Radical Wordsworth is Bate’s attempt to return the poet to his more palatable incarnation as the bold spirit who 'made a difference' by changing both the literary culture and our relationship with the natural world. Bate says he is aiming here for the kind of biography that follows the growth of its 'subject’s imaginative power' rather than one that trudges dutifully from cradle to grave. The result is a book that is recognizably Wordsworthian in the way it abjures the calendar in favor of the 'spots of time' identified in The Prelude as those moments of piercing self-awareness that direct and define the growing self. Yet while this makes Radical Wordsworth episodic, it is never superficial. Bate, who until recently taught literature at Oxford, issues a stern instruction to his readers not to skip the long, indented blocks of poetry around which he builds his narrative. Instead, we are urged to slow down, savor, and even read the verse aloud.
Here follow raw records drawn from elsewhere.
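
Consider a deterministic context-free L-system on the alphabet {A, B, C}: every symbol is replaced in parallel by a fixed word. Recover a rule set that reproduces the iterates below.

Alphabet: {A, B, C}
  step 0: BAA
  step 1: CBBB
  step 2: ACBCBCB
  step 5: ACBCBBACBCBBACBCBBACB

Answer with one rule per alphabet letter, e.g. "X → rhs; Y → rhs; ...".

  step 1 ⇒ step 2: CBBB ⇒ A·CB·CB·CB
    B ↦ CB
    C ↦ A
  step 0 ⇒ step 1: BAA ⇒ CB·B·B
    A ↦ B

A->B, B->CB, C->A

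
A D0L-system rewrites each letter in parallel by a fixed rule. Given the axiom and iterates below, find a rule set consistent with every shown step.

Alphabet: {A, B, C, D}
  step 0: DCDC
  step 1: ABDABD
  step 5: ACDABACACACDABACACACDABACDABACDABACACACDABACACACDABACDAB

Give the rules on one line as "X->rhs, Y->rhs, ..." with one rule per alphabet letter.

A->AC, B->AC, C->D, D->AB

  step 0 ⇒ step 1: DCDC ⇒ AB·D·AB·D
    C ↦ D
    D ↦ AB
    A ↦ AC  (constrained at step 1)
    B ↦ AC  (constrained at step 1)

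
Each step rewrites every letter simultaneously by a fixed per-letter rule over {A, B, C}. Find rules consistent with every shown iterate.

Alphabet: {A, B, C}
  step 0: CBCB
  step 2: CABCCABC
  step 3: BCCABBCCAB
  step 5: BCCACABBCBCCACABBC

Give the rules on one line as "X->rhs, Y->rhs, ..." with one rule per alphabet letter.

A->C, B->CA, C->B

  step 2 ⇒ step 3: CABCCABC ⇒ B·C·CA·B·B·C·CA·B
    A ↦ C
    B ↦ CA
    C ↦ B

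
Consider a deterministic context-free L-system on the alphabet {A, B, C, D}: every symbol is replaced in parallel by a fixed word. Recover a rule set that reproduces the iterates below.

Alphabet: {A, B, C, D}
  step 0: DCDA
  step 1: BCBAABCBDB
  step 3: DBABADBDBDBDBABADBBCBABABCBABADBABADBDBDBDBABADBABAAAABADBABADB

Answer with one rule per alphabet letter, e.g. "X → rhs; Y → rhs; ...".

  step 0 ⇒ step 1: DCDA ⇒ BCB·AA·BCB·DB
    A ↦ DB
    C ↦ AA
    D ↦ BCB
    B ↦ ABA  (constrained at step 1)

A->DB, B->ABA, C->AA, D->BCB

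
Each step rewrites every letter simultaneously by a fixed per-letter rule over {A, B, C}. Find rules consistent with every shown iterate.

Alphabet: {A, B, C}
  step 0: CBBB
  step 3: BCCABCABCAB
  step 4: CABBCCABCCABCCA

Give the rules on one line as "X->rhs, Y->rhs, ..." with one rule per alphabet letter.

  step 3 ⇒ step 4: BCCABCABCAB ⇒ CA·B·B·C·CA·B·C·CA·B·C·CA
    A ↦ C
    B ↦ CA
    C ↦ B

A->C, B->CA, C->B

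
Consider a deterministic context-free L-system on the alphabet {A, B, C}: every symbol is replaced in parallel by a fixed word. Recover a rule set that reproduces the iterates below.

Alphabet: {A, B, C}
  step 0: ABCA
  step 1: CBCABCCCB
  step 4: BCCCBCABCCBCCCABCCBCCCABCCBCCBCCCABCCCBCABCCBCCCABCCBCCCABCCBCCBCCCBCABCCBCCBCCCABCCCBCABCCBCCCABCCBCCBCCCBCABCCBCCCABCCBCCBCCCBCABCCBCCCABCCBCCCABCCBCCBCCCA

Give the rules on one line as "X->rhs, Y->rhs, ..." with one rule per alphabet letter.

  step 0 ⇒ step 1: ABCA ⇒ CB·CA·BCC·CB
    A ↦ CB
    B ↦ CA
    C ↦ BCC

A->CB, B->CA, C->BCC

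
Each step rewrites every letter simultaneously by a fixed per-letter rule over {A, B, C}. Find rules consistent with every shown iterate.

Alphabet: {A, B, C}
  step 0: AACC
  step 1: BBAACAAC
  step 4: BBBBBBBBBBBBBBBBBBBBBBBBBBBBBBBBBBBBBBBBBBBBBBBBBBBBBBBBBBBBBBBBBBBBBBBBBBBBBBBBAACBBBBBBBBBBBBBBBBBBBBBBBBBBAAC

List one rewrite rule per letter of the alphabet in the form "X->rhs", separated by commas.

  step 0 ⇒ step 1: AACC ⇒ B·B·AAC·AAC
    A ↦ B
    C ↦ AAC
    B ↦ BBB  (constrained at step 1)

A->B, B->BBB, C->AAC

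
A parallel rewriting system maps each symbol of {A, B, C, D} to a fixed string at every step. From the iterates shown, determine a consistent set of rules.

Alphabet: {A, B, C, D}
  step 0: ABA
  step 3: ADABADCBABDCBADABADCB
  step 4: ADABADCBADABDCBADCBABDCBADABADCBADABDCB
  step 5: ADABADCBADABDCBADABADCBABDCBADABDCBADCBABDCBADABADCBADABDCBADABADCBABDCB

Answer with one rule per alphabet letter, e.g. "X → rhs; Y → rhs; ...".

A->AD, B->CB, C->D, D->AB

  step 4 ⇒ step 5: ADABADCBADABDCBADCBABDCBADABADCBADABDCB ⇒ AD·AB·AD·CB·AD·AB·D·CB·AD·AB·AD·CB·AB·D·CB·AD·AB·D·CB·AD·CB·AB·D·CB·AD·AB·AD·CB·AD·AB·D·CB·AD·AB·AD·CB·AB·D·CB
    A ↦ AD
    B ↦ CB
    C ↦ D
    D ↦ AB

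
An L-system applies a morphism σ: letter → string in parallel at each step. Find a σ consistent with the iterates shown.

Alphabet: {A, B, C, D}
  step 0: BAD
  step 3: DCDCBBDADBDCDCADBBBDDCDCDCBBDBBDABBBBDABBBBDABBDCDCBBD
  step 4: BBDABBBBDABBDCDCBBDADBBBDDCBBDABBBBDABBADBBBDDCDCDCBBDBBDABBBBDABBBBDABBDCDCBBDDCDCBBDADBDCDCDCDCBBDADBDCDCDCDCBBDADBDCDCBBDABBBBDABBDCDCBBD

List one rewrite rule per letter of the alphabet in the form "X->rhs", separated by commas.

A->ADB, B->DC, C->ABB, D->BBD

  step 3 ⇒ step 4: DCDCBBDADBDCDCADBBBDDCDCDCBBDBBDABBBBDABBBBDABBDCDCBBD ⇒ BBD·ABB·BBD·ABB·DC·DC·BBD·ADB·BBD·DC·BBD·ABB·BBD·ABB·ADB·BBD·DC·DC·DC·BBD·BBD·ABB·BBD·ABB·BBD·ABB·DC·DC·BBD·DC·DC·BBD·ADB·DC·DC·DC·DC·BBD·ADB·DC·DC·DC·DC·BBD·ADB·DC·DC·BBD·ABB·BBD·ABB·DC·DC·BBD
    A ↦ ADB
    B ↦ DC
    C ↦ ABB
    D ↦ BBD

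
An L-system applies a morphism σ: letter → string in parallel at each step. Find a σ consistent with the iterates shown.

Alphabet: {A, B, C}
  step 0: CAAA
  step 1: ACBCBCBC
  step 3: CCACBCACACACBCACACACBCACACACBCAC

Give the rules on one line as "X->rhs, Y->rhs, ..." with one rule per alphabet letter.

A->BC, B->CC, C->AC

  step 0 ⇒ step 1: CAAA ⇒ AC·BC·BC·BC
    A ↦ BC
    C ↦ AC
    B ↦ CC  (constrained at step 1)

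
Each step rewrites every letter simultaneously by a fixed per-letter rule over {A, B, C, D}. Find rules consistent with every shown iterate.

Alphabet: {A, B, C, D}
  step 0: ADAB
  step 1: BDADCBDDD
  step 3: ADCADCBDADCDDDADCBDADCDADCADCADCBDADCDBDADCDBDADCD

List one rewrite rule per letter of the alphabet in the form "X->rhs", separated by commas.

A->BD, B->DD, C->D, D->ADC

  step 0 ⇒ step 1: ADAB ⇒ BD·ADC·BD·DD
    A ↦ BD
    B ↦ DD
    D ↦ ADC
    C ↦ D  (constrained at step 1)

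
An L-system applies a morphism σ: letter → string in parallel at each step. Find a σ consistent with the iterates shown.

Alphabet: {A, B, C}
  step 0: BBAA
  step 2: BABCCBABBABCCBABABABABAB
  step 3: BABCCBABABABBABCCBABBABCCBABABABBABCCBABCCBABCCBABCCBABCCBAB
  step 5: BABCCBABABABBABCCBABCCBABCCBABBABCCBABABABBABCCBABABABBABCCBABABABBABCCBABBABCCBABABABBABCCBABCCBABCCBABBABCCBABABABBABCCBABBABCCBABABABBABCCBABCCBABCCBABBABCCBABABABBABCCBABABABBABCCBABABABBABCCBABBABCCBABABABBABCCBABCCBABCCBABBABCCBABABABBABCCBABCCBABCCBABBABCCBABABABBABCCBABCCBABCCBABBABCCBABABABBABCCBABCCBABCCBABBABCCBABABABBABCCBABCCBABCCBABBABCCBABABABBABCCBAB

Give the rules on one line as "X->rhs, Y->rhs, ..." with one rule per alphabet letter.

A->CC, B->BAB, C->AB

  step 2 ⇒ step 3: BABCCBABBABCCBABABABABAB ⇒ BAB·CC·BAB·AB·AB·BAB·CC·BAB·BAB·CC·BAB·AB·AB·BAB·CC·BAB·CC·BAB·CC·BAB·CC·BAB·CC·BAB
    A ↦ CC
    B ↦ BAB
    C ↦ AB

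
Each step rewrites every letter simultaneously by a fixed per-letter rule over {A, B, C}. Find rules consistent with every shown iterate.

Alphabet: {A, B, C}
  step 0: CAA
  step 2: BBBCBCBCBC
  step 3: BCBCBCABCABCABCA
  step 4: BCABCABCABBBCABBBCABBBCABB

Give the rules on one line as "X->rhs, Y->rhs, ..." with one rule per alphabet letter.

A->BB, B->BC, C->A

  step 3 ⇒ step 4: BCBCBCABCABCABCA ⇒ BC·A·BC·A·BC·A·BB·BC·A·BB·BC·A·BB·BC·A·BB
    A ↦ BB
    B ↦ BC
    C ↦ A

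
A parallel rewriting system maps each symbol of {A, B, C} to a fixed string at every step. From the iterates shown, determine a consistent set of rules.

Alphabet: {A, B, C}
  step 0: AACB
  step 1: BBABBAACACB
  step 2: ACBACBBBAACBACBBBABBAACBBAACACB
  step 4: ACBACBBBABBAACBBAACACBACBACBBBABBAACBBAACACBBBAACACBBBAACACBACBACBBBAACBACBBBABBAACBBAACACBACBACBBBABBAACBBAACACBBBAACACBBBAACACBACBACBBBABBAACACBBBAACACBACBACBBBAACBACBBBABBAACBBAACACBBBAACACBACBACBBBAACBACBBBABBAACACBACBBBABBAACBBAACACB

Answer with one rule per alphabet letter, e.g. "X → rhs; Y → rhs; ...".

  step 1 ⇒ step 2: BBABBAACACB ⇒ ACB·ACB·BBA·ACB·ACB·BBA·BBA·AC·BBA·AC·ACB
    A ↦ BBA
    B ↦ ACB
    C ↦ AC

A->BBA, B->ACB, C->AC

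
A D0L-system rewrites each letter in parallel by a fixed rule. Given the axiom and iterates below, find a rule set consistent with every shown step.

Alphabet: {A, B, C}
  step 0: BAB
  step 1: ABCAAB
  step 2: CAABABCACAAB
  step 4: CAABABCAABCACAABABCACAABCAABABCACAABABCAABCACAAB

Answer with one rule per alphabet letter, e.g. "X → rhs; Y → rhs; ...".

A->CA, B->AB, C->AB

  step 1 ⇒ step 2: ABCAAB ⇒ CA·AB·AB·CA·CA·AB
    A ↦ CA
    B ↦ AB
    C ↦ AB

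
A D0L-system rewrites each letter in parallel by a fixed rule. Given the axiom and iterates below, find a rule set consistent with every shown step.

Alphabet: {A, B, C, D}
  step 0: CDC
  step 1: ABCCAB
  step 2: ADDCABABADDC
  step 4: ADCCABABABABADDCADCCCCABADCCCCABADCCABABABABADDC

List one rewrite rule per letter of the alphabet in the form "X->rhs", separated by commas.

A->AD, B->DC, C->AB, D->CC

  step 1 ⇒ step 2: ABCCAB ⇒ AD·DC·AB·AB·AD·DC
    A ↦ AD
    B ↦ DC
    C ↦ AB
  step 0 ⇒ step 1: CDC ⇒ AB·CC·AB
    D ↦ CC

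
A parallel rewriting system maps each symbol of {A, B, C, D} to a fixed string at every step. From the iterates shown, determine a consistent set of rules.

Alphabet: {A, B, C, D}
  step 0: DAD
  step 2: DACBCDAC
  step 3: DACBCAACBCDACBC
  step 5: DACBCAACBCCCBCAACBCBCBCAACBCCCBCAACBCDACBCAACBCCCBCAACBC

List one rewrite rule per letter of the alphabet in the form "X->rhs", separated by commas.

A->C, B->AAC, C->BC, D->DA

  step 2 ⇒ step 3: DACBCDAC ⇒ DA·C·BC·AAC·BC·DA·C·BC
    A ↦ C
    B ↦ AAC
    C ↦ BC
    D ↦ DA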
Radical Wordsworth succeeds where longer literary biographies often fail, by keeping the subject’s work, rather than the minutiae of his pocket diary or his tailor’s bills, lodged at its heart ... Bate is excellent on how Wordsworth forged a blank verse that shed its grand Miltonic subject matter while taking advantage of the form’s capacity for suppleness and intimacy ... it would be hard to think of a better poet to read just now, when our abuse of natural systems has brought us to this moment of terrible reckoning. And Bate is the right guide for the occasion, blowing the dust off familiar poems to reveal their startling resonance.
... thrillingly good ... Bate is a renowned scholar and a first-rate biographer, and Radical Wordsworth breathes with exactly the kind of relaxed authority that’s always made his books a joy to read ... Bate writes about the younger Wordsworth with an immediate sympathy that fills the narrative with urgent letters, urgent book-reading, and urgent friendships of all kinds. It’s an account remarkably unhaunted by that older, more placid Wordsworth, a faded figure Bate describes in appealingly personal terms ... the exhilarating ascent now has a biographical account that matches its passion.